Arthur O. FRANKLIN and Frankie Lee Owens, Appellants,
v.
STATE of Florida, Appellee.
No. AZ-192.
District Court of Appeal of Florida, First District.
July 18, 1985. Rehearing Denied August 27, 1985.*764 Michael E. Allen, Public Defender, Carl S. McGinnes, Asst. Public Defender, Tallahassee, for appellants.
Jim Smith, Atty. Gen., Gregory G. Costas, Asst. Atty. Gen., Tallahassee, for appellee.
PER CURIAM.
This appeal from convictions and sentences for kidnapping, sexual battery and unarmed robbery presents two issues: (1) whether appellant Owens was entitled to discharge for violation of his right to speedy trial under Rule 3.191, Florida Rules of Criminal Procedure; (2) whether the trial court fundamentally erred in imposing adult sentences upon appellant Franklin without first complying with Section 39.111(6), Florida Statutes (1983). We affirm the appeal as to Owens, and reverse as to Franklin.

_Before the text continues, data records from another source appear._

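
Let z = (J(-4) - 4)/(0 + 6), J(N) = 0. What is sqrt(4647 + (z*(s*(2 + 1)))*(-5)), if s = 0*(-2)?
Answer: sqrt(4647) ≈ 68.169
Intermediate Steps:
s = 0
z = -2/3 (z = (0 - 4)/(0 + 6) = -4/6 = -4*1/6 = -2/3 ≈ -0.66667)
sqrt(4647 + (z*(s*(2 + 1)))*(-5)) = sqrt(4647 - 0*(2 + 1)*(-5)) = sqrt(4647 - 0*3*(-5)) = sqrt(4647 - 2/3*0*(-5)) = sqrt(4647 + 0*(-5)) = sqrt(4647 + 0) = sqrt(4647)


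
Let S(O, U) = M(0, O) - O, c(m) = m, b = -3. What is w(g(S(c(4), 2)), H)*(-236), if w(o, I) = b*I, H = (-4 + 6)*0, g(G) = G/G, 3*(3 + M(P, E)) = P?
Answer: 0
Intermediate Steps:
M(P, E) = -3 + P/3
S(O, U) = -3 - O (S(O, U) = (-3 + (⅓)*0) - O = (-3 + 0) - O = -3 - O)
g(G) = 1
H = 0 (H = 2*0 = 0)
w(o, I) = -3*I
w(g(S(c(4), 2)), H)*(-236) = -3*0*(-236) = 0*(-236) = 0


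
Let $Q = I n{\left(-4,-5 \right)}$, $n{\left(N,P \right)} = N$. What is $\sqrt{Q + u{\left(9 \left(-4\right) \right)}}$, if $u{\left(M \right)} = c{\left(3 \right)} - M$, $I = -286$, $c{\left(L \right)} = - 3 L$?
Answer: $\sqrt{1171} \approx 34.22$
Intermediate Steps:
$Q = 1144$ ($Q = \left(-286\right) \left(-4\right) = 1144$)
$u{\left(M \right)} = -9 - M$ ($u{\left(M \right)} = \left(-3\right) 3 - M = -9 - M$)
$\sqrt{Q + u{\left(9 \left(-4\right) \right)}} = \sqrt{1144 - \left(9 + 9 \left(-4\right)\right)} = \sqrt{1144 - -27} = \sqrt{1144 + \left(-9 + 36\right)} = \sqrt{1144 + 27} = \sqrt{1171}$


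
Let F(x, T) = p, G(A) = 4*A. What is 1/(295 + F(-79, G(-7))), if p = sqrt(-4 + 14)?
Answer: 59/17403 - sqrt(10)/87015 ≈ 0.0033539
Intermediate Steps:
p = sqrt(10) ≈ 3.1623
F(x, T) = sqrt(10)
1/(295 + F(-79, G(-7))) = 1/(295 + sqrt(10))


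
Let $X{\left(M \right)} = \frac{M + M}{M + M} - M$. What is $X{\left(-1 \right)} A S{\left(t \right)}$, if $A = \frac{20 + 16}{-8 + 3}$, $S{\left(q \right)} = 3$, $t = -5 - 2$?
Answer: $- \frac{216}{5} \approx -43.2$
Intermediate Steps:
$t = -7$ ($t = -5 - 2 = -7$)
$X{\left(M \right)} = 1 - M$ ($X{\left(M \right)} = \frac{2 M}{2 M} - M = 2 M \frac{1}{2 M} - M = 1 - M$)
$A = - \frac{36}{5}$ ($A = \frac{36}{-5} = 36 \left(- \frac{1}{5}\right) = - \frac{36}{5} \approx -7.2$)
$X{\left(-1 \right)} A S{\left(t \right)} = \left(1 - -1\right) \left(- \frac{36}{5}\right) 3 = \left(1 + 1\right) \left(- \frac{36}{5}\right) 3 = 2 \left(- \frac{36}{5}\right) 3 = \left(- \frac{72}{5}\right) 3 = - \frac{216}{5}$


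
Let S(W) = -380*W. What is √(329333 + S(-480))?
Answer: √511733 ≈ 715.36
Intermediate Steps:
√(329333 + S(-480)) = √(329333 - 380*(-480)) = √(329333 + 182400) = √511733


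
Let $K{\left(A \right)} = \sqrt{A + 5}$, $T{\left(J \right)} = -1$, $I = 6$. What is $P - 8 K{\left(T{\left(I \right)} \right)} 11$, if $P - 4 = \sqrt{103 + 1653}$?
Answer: $-172 + 2 \sqrt{439} \approx -130.1$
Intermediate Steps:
$K{\left(A \right)} = \sqrt{5 + A}$
$P = 4 + 2 \sqrt{439}$ ($P = 4 + \sqrt{103 + 1653} = 4 + \sqrt{1756} = 4 + 2 \sqrt{439} \approx 45.905$)
$P - 8 K{\left(T{\left(I \right)} \right)} 11 = \left(4 + 2 \sqrt{439}\right) - 8 \sqrt{5 - 1} \cdot 11 = \left(4 + 2 \sqrt{439}\right) - 8 \sqrt{4} \cdot 11 = \left(4 + 2 \sqrt{439}\right) - 8 \cdot 2 \cdot 11 = \left(4 + 2 \sqrt{439}\right) - 16 \cdot 11 = \left(4 + 2 \sqrt{439}\right) - 176 = -172 + 2 \sqrt{439}$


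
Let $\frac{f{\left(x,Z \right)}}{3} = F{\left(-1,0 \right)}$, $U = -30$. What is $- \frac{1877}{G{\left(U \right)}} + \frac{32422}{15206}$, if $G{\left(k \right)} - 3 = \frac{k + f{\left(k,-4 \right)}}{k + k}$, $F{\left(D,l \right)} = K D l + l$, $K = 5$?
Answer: $- \frac{28428185}{53221} \approx -534.15$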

Owens' attorney filed a motion for psychiatric examination to determine Owens' sanity at the time of the alleged offense as well as his competency to stand trial. The trial court appointed three physicians to examine Owens and after evaluating reports filed by them entered an order adjudging Owens mentally competent to stand trial. Owens' motion for discharge on the grounds that more than 180 days had expired from the time of his arrest was denied by the trial judge, based upon his ruling that the speedy trial period was automatically tolled during the period required for examination and report concerning Owens' competency to stand trial. Both appellants were then tried and convicted by jury.

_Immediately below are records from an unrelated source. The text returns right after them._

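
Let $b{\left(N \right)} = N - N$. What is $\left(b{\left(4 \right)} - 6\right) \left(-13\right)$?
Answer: $78$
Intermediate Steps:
$b{\left(N \right)} = 0$
$\left(b{\left(4 \right)} - 6\right) \left(-13\right) = \left(0 - 6\right) \left(-13\right) = \left(-6\right) \left(-13\right) = 78$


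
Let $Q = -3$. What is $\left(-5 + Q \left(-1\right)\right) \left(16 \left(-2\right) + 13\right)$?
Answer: $38$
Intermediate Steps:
$\left(-5 + Q \left(-1\right)\right) \left(16 \left(-2\right) + 13\right) = \left(-5 - -3\right) \left(16 \left(-2\right) + 13\right) = \left(-5 + 3\right) \left(-32 + 13\right) = \left(-2\right) \left(-19\right) = 38$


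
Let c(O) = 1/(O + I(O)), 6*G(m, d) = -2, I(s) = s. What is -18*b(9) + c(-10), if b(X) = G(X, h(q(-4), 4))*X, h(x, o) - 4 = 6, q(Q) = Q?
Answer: 1079/20 ≈ 53.950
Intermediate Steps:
h(x, o) = 10 (h(x, o) = 4 + 6 = 10)
G(m, d) = -1/3 (G(m, d) = (1/6)*(-2) = -1/3)
b(X) = -X/3
c(O) = 1/(2*O) (c(O) = 1/(O + O) = 1/(2*O))
-18*b(9) + c(-10) = -(-6)*9 + (1/2)/(-10) = -18*(-3) + (1/2)*(-1/10) = 54 - 1/20 = 1079/20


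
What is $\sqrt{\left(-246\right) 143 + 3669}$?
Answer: $9 i \sqrt{389} \approx 177.51 i$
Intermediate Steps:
$\sqrt{\left(-246\right) 143 + 3669} = \sqrt{-35178 + 3669} = \sqrt{-31509} = 9 i \sqrt{389}$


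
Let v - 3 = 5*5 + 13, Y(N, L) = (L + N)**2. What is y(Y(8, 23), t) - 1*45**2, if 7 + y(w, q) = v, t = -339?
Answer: -1991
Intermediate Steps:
v = 41 (v = 3 + (5*5 + 13) = 3 + (25 + 13) = 3 + 38 = 41)
y(w, q) = 34 (y(w, q) = -7 + 41 = 34)
y(Y(8, 23), t) - 1*45**2 = 34 - 1*45**2 = 34 - 1*2025 = 34 - 2025 = -1991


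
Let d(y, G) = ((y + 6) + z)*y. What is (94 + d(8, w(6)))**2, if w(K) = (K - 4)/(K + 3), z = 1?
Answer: 45796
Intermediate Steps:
w(K) = (-4 + K)/(3 + K)
d(y, G) = y*(7 + y) (d(y, G) = ((y + 6) + 1)*y = ((6 + y) + 1)*y = (7 + y)*y = y*(7 + y))
(94 + d(8, w(6)))**2 = (94 + 8*(7 + 8))**2 = (94 + 8*15)**2 = (94 + 120)**2 = 214**2 = 45796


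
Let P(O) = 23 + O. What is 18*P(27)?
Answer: 900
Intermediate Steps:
18*P(27) = 18*(23 + 27) = 18*50 = 900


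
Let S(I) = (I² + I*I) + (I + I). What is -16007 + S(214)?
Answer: 76013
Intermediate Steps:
S(I) = 2*I + 2*I² (S(I) = (I² + I²) + 2*I = 2*I² + 2*I = 2*I + 2*I²)
-16007 + S(214) = -16007 + 2*214*(1 + 214) = -16007 + 2*214*215 = -16007 + 92020 = 76013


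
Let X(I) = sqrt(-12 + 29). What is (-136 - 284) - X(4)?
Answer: -420 - sqrt(17) ≈ -424.12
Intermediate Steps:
X(I) = sqrt(17)
(-136 - 284) - X(4) = (-136 - 284) - sqrt(17) = -420 - sqrt(17)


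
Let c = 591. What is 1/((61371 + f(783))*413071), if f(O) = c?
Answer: 1/25594705302 ≈ 3.9071e-11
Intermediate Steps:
f(O) = 591
1/((61371 + f(783))*413071) = 1/((61371 + 591)*413071) = (1/413071)/61962 = (1/61962)*(1/413071) = 1/25594705302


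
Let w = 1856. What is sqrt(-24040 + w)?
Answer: 2*I*sqrt(5546) ≈ 148.94*I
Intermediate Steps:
sqrt(-24040 + w) = sqrt(-24040 + 1856) = sqrt(-22184) = 2*I*sqrt(5546)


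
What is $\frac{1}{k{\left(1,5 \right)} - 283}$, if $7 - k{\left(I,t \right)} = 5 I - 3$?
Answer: $- \frac{1}{278} \approx -0.0035971$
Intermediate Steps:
$k{\left(I,t \right)} = 10 - 5 I$ ($k{\left(I,t \right)} = 7 - \left(5 I - 3\right) = 7 - \left(-3 + 5 I\right) = 10 - 5 I$)
$\frac{1}{k{\left(1,5 \right)} - 283} = \frac{1}{\left(10 - 5\right) - 283} = \frac{1}{5 - 283} = \frac{1}{-278} = - \frac{1}{278}$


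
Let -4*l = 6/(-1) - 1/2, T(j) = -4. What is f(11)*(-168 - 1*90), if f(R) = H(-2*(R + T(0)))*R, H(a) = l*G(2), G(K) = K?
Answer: -18447/2 ≈ -9223.5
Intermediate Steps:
l = 13/8 (l = -(6/(-1) - 1/2)/4 = -(6*(-1) - 1*½)/4 = -(-6 - ½)/4 = -¼*(-13/2) = 13/8 ≈ 1.6250)
H(a) = 13/4 (H(a) = (13/8)*2 = 13/4)
f(R) = 13*R/4
f(11)*(-168 - 1*90) = ((13/4)*11)*(-168 - 1*90) = 143*(-168 - 90)/4 = (143/4)*(-258) = -18447/2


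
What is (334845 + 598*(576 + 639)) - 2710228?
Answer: -1648813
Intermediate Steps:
(334845 + 598*(576 + 639)) - 2710228 = (334845 + 598*1215) - 2710228 = (334845 + 726570) - 2710228 = 1061415 - 2710228 = -1648813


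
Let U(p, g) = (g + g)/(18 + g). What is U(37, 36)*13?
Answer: 52/3 ≈ 17.333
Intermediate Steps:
U(p, g) = 2*g/(18 + g) (U(p, g) = (2*g)/(18 + g) = 2*g/(18 + g))
U(37, 36)*13 = (2*36/(18 + 36))*13 = (2*36/54)*13 = (2*36*(1/54))*13 = (4/3)*13 = 52/3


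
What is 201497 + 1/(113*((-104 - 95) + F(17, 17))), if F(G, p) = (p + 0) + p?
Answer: 3756911564/18645 ≈ 2.0150e+5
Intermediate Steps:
F(G, p) = 2*p (F(G, p) = p + p = 2*p)
201497 + 1/(113*((-104 - 95) + F(17, 17))) = 201497 + 1/(113*((-104 - 95) + 2*17)) = 201497 + 1/(113*(-199 + 34)) = 201497 + 1/(113*(-165)) = 201497 + 1/(-18645) = 201497 - 1/18645 = 3756911564/18645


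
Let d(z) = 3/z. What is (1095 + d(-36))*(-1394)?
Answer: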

Owens' contention that the speedy trial time was not tolled while his competency was being determined, and that the trial court was required to enter a written order under Rule 3.191(d)(2)(iv), Florida Rules of Criminal Procedure, in order to toll the speedy trial time is not well-founded. Prior cases have established that one is not "continuously available" for trial within the meaning of Rule 3.191(e), Florida Rules of Criminal Procedure, while his competency is being ascertained. Isley v. State, 354 So. 2d 457 (Fla. 1st DCA 1978); Harley v. State, 412 So. 2d 954 (Fla. 4th DCA 1982). We reject Owens' contention that these cases are not longer dispositive because when they were decided the rule required "continuous" availability, whereas the rule was amended effective January 1, 1981, and Rule 3.191(e) no longer contains the requirement that availability be "continuous." The rule does, however, require that the defendant be "ready for trial" during the speedy trial period, and we find no substantive distinction between the former requirement of "continuous availability," and the current readiness requirement.

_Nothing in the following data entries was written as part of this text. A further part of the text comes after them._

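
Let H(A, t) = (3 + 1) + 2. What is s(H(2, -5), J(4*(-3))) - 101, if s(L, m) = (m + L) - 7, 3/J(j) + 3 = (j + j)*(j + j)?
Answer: -19481/191 ≈ -101.99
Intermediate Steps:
J(j) = 3/(-3 + 4*j**2) (J(j) = 3/(-3 + (j + j)*(j + j)) = 3/(-3 + (2*j)*(2*j)) = 3/(-3 + 4*j**2))
H(A, t) = 6 (H(A, t) = 4 + 2 = 6)
s(L, m) = -7 + L + m (s(L, m) = (L + m) - 7 = -7 + L + m)
s(H(2, -5), J(4*(-3))) - 101 = (-7 + 6 + 3/(-3 + 4*(4*(-3))**2)) - 101 = (-7 + 6 + 3/(-3 + 4*(-12)**2)) - 101 = (-7 + 6 + 3/(-3 + 4*144)) - 101 = (-7 + 6 + 3/(-3 + 576)) - 101 = (-7 + 6 + 3/573) - 101 = (-7 + 6 + 3*(1/573)) - 101 = (-7 + 6 + 1/191) - 101 = -190/191 - 101 = -19481/191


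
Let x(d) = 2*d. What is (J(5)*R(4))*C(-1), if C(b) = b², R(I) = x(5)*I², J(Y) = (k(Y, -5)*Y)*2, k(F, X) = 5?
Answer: 8000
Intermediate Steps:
J(Y) = 10*Y (J(Y) = (5*Y)*2 = 10*Y)
R(I) = 10*I² (R(I) = (2*5)*I² = 10*I²)
(J(5)*R(4))*C(-1) = ((10*5)*(10*4²))*(-1)² = (50*(10*16))*1 = (50*160)*1 = 8000*1 = 8000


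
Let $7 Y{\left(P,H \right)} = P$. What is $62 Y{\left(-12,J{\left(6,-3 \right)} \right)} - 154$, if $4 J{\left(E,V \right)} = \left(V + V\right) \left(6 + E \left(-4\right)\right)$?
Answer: $- \frac{1822}{7} \approx -260.29$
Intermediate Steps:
$J{\left(E,V \right)} = \frac{V \left(6 - 4 E\right)}{2}$ ($J{\left(E,V \right)} = \frac{\left(V + V\right) \left(6 + E \left(-4\right)\right)}{4} = \frac{2 V \left(6 - 4 E\right)}{4} = \frac{V \left(6 - 4 E\right)}{2}$)
$Y{\left(P,H \right)} = \frac{P}{7}$
$62 Y{\left(-12,J{\left(6,-3 \right)} \right)} - 154 = 62 \cdot \frac{1}{7} \left(-12\right) - 154 = 62 \left(- \frac{12}{7}\right) - 154 = - \frac{744}{7} - 154 = - \frac{1822}{7}$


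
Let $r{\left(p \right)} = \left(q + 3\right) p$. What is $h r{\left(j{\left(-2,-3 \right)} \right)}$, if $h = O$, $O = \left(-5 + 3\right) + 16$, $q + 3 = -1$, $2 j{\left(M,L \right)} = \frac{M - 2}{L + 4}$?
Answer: $28$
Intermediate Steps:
$j{\left(M,L \right)} = \frac{-2 + M}{2 \left(4 + L\right)}$ ($j{\left(M,L \right)} = \frac{\left(M - 2\right) \frac{1}{L + 4}}{2} = \frac{\left(-2 + M\right) \frac{1}{4 + L}}{2} = \frac{\frac{1}{4 + L} \left(-2 + M\right)}{2} = \frac{-2 + M}{2 \left(4 + L\right)}$)
$q = -4$ ($q = -3 - 1 = -4$)
$r{\left(p \right)} = - p$ ($r{\left(p \right)} = \left(-4 + 3\right) p = - p$)
$O = 14$ ($O = -2 + 16 = 14$)
$h = 14$
$h r{\left(j{\left(-2,-3 \right)} \right)} = 14 \left(- \frac{-2 - 2}{2 \left(4 - 3\right)}\right) = 14 \left(- \frac{-4}{2 \cdot 1}\right) = 14 \left(- \frac{1 \left(-4\right)}{2}\right) = 14 \left(\left(-1\right) \left(-2\right)\right) = 14 \cdot 2 = 28$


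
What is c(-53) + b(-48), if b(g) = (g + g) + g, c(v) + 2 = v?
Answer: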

We reject also Owens' contention that he could not constitutionally be required to choose between a waiver of his speedy trial rights and a compentency evaluation. A similar argument was advanced and rejected in Blackstock v. Newman, 461 So. 2d 1021 (Fla. 4th DCA 1985). Cf., State ex rel. Wright v. Yawn, 320 So. 2d 880 (Fla. 1st DCA 1975), and Sumbry v. State, 310 So. 2d 445 (Fla. 2d DCA 1975), in which the delay forcing defendant into a dilemma was *765 occasioned by action of the state, rather than by the defendant, as here.
We are compelled to reverse Franklin's sentence because the trial court did not order a predisposition report as required by Section 39.111(6)(a) as to appellant Franklin, nor did the trial court justify its decision to impose adult sanctions in writing as required by Section 39.111(6)(d), Florida Statutes (1983). Although the trial court's order retaining jurisdiction of the lengthy sentences imposed against Franklin arguably mentions many of the criteria found in Section 39.111(6)(c), it is clear from the sentencing proceedings that the trial court sentenced Franklin without any consideration of Section 39.111(6), which is contrary to the purpose and intent expressed by the legislature in enacting this statute. We therefore are compelled to reverse and remand for compliance with the statute and resentencing, as we did in Franklin v. State, 472 So. 2d 1303 (Fla. 1st DCA 1985).
REVERSED and REMANDED.
MILLS, SMITH and THOMPSON, JJ., concur.